Over half of all products sold on Amazon in 2018 were purchased via the marketplace, and revenue providing services to those merchants is growing at double the pace of revenue from the online store.

Walmart

Big Move of the Week: Rewriting the Rules for Returns

Returns are reportedly about to get a lot easier at Walmart. Instead of a trip to the service desk and a long wait in line, customers will only have to enter the shop, walk a few steps and return their unwanted item to a “customer host,” who will issue a refund at the store’s entrance.

“You’re soon going to be able to do a refund right at the front door of a Walmart store. The customer host will have the technology to do a refund for you right there, including cash,” noted CEO Foran.

It is one of a series of recent moves by Walmart to streamline the in-store experience, including efforts to enhance checkout self-scanners, add more pick-up towers to stores, expand curbside grocery pick-up and offer the “Check Out With Me” program, which allows employees to process shoppers’ purchases on mobile devices in the aisles.

Reset of the Week: Suppliers Pushed to Pick up the Pace

Amazon isn’t the only player entering tenuous ground with its suppliers this week. Walmart is raising its delivery goals for suppliers, asking them to deliver more goods on time. Specifically, the retailer wants suppliers to deliver full trucks of products within a two-day window 87 percent of the time, up from the previous 85 percent target. Those that partially fill their trucks must now hit a 70 percent on-time window, a big jump for the previous 50 percent target.

The penalty for making partial deliveries is also being adjusted. Under the new rules, suppliers face a fine of 3 percent of the cost of the goods sold for each case that fails to meet Walmart’s “on time, in full” requirements. They get two passes before being fined for non-compliance.

“When we receive the product that we ordered, we see better sales,” said Steve Bratspies, chief merchandising officer for Walmart U.S. Suppliers of the retail giant previously were evaluated on how consistently orders arrived on time, combined with how complete the orders were. Now, Walmart will evaluate suppliers on each part separately, so the performance of each piece of the delivery can be evaluated more easily, said Bratspies.

Surprise of the Week: Can’t Wait for Amazon to “Bring It On”
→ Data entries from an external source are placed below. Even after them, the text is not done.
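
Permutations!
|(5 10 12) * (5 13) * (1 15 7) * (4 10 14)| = |(1 15 7)(4 10 12 13 5 14)| = 6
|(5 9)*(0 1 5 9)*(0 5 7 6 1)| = 3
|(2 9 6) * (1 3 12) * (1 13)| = |(1 3 12 13)(2 9 6)| = 12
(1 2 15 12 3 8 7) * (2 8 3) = (1 8 7)(2 15 12) = [0, 8, 15, 3, 4, 5, 6, 1, 7, 9, 10, 11, 2, 13, 14, 12]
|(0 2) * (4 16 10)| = 6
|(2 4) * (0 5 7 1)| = 4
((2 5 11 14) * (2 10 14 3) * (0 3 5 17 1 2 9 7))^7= (0 7 9 3)(1 2 17)(5 11)(10 14)= [7, 2, 17, 0, 4, 11, 6, 9, 8, 3, 14, 5, 12, 13, 10, 15, 16, 1]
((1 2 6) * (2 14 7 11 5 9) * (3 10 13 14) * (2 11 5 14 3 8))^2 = (1 2)(3 13 10)(5 11 7 9 14)(6 8) = [0, 2, 1, 13, 4, 11, 8, 9, 6, 14, 3, 7, 12, 10, 5]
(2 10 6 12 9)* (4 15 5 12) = (2 10 6 4 15 5 12 9) = [0, 1, 10, 3, 15, 12, 4, 7, 8, 2, 6, 11, 9, 13, 14, 5]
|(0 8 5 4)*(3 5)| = 5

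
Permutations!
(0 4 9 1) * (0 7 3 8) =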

There is always something to be said for having a cheerful warrior attitude and putting a happy face on things, but it was still a bit surprising to hear the head of Walmart U.S. praising Amazon’s recent efforts – in particular, its plan to open a line of grocery stores separate from Whole Foods.

Walmart is big, scaled and incredibly powerful, especially when it comes to the world of grocery, which is one of the few remaining areas where the retailer maintains a compelling market share lead on Amazon (20 percent to 2 percent), a gap that Amazon has had some difficulty closing.

Still, most brands don sackcloth and anoint their head with ashes when they find out they have to compete with Amazon more than they already do.

Greg Foran says “bring it on.”

“I think competition makes us better. It galvanized an organization into doing something, so I like it,” he noted, adding that they might not always move to imitate Amazon, but the process of competing with them has pushed innovation. Walmart, he said, doesn’t try to launch a counterattack every time Amazon makes a new move – instead, it needs to know where it can win and build from there.

“This concept of the store being not just a good store, but also a fulfillment center feels like a pretty safe bet,” he said. “So place your bets where you know you’ve got it right. Put a foot in the water on some of the other things, and let’s test and learn. And some of the others, maybe you just sit back and wait and see.”

Not a bad attitude to take, perhaps, about the entire Walmart-Amazon fight for the whole paycheck – “sit back and wait and see.” We suspect things are a bit less laid-back behind the scenes, however – and the constant rollout of moves and countermoves offers some evidence of that claim.